Het wordt warmer. Regionale klimaatverandering (1)

door addy schuurman
27 december 2023om 16:33u

Voordat ik de lezer ga lastig vallen met allerlei cijfers en ontwikkelingen wil ik twee relativerende opmerkingen maken: ten eerste dat we te maken hebben met allerlei onzekerheden en ten tweede dat we te maken hebben met allerlei trage processen die pas zichtbaar worden als we sterk uitzoomen van de dagelijkse werkelijkheid.

Klimaatverandering is een geleidelijk, trendmatig proces. Het speelt zich dus niet af van jaar-tot-jaar, maar draait om de ontwikkeling van het langjarig gemiddelde. Om de trend waar te nemen heb je over een langere periode – minstens tien jaar of langer – gegevens nodig.

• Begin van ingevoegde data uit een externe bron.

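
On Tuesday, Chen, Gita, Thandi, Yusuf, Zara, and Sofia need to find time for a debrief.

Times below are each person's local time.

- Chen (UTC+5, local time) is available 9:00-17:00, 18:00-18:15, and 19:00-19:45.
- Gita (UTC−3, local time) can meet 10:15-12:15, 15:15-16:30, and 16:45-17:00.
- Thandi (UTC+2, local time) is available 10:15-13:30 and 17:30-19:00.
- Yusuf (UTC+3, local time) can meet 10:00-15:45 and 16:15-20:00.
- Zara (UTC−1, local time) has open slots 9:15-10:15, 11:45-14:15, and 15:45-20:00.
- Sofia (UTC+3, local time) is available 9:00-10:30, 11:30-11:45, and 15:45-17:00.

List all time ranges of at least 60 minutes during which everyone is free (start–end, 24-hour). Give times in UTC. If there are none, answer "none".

Chen → UTC: 04:00–12:00, 13:00–13:15, 14:00–14:45.
Gita → UTC: 13:15–15:15, 18:15–19:30, 19:45–20:00.
Thandi → UTC: 08:15–11:30, 15:30–17:00.
Yusuf → UTC: 07:00–12:45, 13:15–17:00.
Zara → UTC: 10:15–11:15, 12:45–15:15, 16:45–21:00.
Sofia → UTC: 06:00–07:30, 08:30–08:45, 12:45–14:00.
Chen ∩ Gita: 14:00–14:45.
Chen ∩ Gita ∩ Thandi: (none).
Chen ∩ Gita ∩ Thandi ∩ Yusuf: (none).
Chen ∩ Gita ∩ Thandi ∩ Yusuf ∩ Zara: (none).
Chen ∩ Gita ∩ Thandi ∩ Yusuf ∩ Zara ∩ Sofia: (none).
Windows ≥ 60 min: (none).

none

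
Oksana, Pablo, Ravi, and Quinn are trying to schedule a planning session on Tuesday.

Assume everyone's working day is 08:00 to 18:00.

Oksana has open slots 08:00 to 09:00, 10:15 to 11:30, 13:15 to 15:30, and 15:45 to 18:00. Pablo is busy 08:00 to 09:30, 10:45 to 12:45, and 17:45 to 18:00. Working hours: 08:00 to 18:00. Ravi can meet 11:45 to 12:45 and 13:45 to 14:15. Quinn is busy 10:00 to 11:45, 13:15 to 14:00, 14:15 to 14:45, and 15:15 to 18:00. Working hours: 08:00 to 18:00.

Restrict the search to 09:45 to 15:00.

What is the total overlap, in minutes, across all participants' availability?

Pablo free within 08:00–18:00: 09:30–10:45, 12:45–17:45.
Quinn free within 08:00–18:00: 08:00–10:00, 11:45–13:15, 14:00–14:15, 14:45–15:15.
Oksana ∩ Pablo: 10:15–10:45, 13:15–15:30, 15:45–17:45.
Oksana ∩ Pablo ∩ Ravi: 13:45–14:15.
Oksana ∩ Pablo ∩ Ravi ∩ Quinn: 14:00–14:15.
Restricted to 09:45–15:00: 14:00–14:15.
Total common minutes: 15.

15 minutes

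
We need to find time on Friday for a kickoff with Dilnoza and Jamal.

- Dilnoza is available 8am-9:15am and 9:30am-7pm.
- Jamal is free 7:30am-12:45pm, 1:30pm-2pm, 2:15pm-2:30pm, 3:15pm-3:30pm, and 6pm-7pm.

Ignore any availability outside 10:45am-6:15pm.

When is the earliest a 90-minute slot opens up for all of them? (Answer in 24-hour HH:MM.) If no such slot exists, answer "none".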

Daaraan kleeft een belangrijke nadeel: wetenschappers lopen altijd achter de feiten aan. Een trend of trendbreuk wordt pas na jaren zichtbaar. En de toekomst is helemaal in nevelen gehuld. De systemen zijn zo complex dat voorspellingen altijd omgeven zijn met twijfel en onzekerheden. Dat geldt onvermijdelijk ook voor het debat over klimaatverandering. Wetenschappers weten dat, maar beleidsmakers, kiezers c.q. betrokken burgers hebben daar nog wel eens moeite mee. Toch zullen zij dat moeten accepteren en daarmee moeten omgaan. ‘Een indicatie in een bepaalde richting’ betekent niet dat je zomaar kunt zeggen: ‘voor het zelfde geld gaat het in precies de omgekeerde richting’.

zomerhitte.png

Meten is weten

Ondanks alle onzekerheden die het bepalen van trends en toekomstverwachtingen nu eenmaal met zich meebrengt, blijft het adagium ‘meten is weten’ voluit overeind staan. In het kader van die regel verzamelt het KNMI al meer dan honderd jaar allerlei cijfers en feiten over het weer. Die gegevens worden in langjarige trends omgezet. Dat gebeurt niet alleen in De Bilt (dus op een steenworp afstand van Amersfoort), maar ook in de directe omgeving zijn er diverse stations: in Soest, Spakenburg, Nijkerk, Hamersveld en Woudenberg worden allerlei neerslaggegevens verzameld. Het is dus mogelijk om in te zoomen op Amersfoort en omstreken. Met uiteraard alle beperkingen van dien.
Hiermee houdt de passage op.